2 Corinthians 5:17 (CSB)

Of course, he is still living in the same physical body and brain that he had before he was saved. But Christ’s work of regeneration is much more profound than our physical bodies or mental processes. The only question now is whether he will believe it. This requires a process God calls renewing our minds (Romans 12:2).

We can walk free of evil habits and repeated sins. Nothing can hold us back when Jesus’ blood empowers us. Share on X

Renewing our minds means we must practice what we preach. We must put into words and actions the life of Christ, even if we don’t feel it, even if we don’t see it. Because what Jesus did is real, simply declaring the truth of it has power to change us. 

So I gave Brody a revolutionary new strategy. Instead of using will power and staying stuck in his shame cycle of addictive self-medication and guilt, I encouraged him to do something that would build his faith—a simple, brilliant Gospel formula:

If you confess with your mouth, “Jesus is Lord,” and believe in your heart that God raised him from the dead, you will be saved. 10 One believes with the heart, resulting in righteousness, and one confesses with the mouth, resulting in salvation… 17 So faith comes from what is heard, and what is heard comes through the message about Christ.

Romans 10:9-10, 17 (CSB)

I told Brody that every time he smoked a cigarette he should give himself grace and smoke as much as he felt he needed to.

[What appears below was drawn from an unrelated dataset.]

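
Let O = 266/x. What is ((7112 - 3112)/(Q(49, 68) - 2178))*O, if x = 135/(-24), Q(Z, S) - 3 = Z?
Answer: 851200/9567 ≈ 88.973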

But as he smoked, I told him to thank God that he is a new man in Christ, that he is no longer addicted to anything but Jesus, and that Jesus is more powerful than his addictions. I asked him to focus on how much God loves him and how powerful Christ’s dead-raising redemption power is.

Finally, I asked him to confess that the blood of Jesus cleanses even our consciences from sin so that he no longer needs to feel guilty for smoking, even while he is doing it. And I guaranteed him that if he practices thanking God for the truth of the Gospel, even in the face of repeated sin, one day he would forget to smoke, and eventually he would not even remember the last time he’d smoked.

The blood of Jesus frees us from repeated sin

I’ve seen this approach work countless times in my own life and in the lives of others. Since Jesus’ blood cleanses even our consciences from sin, we can walk free of evil habits and repeated sins. Nothing can hold us back when Jesus’ blood empowers us.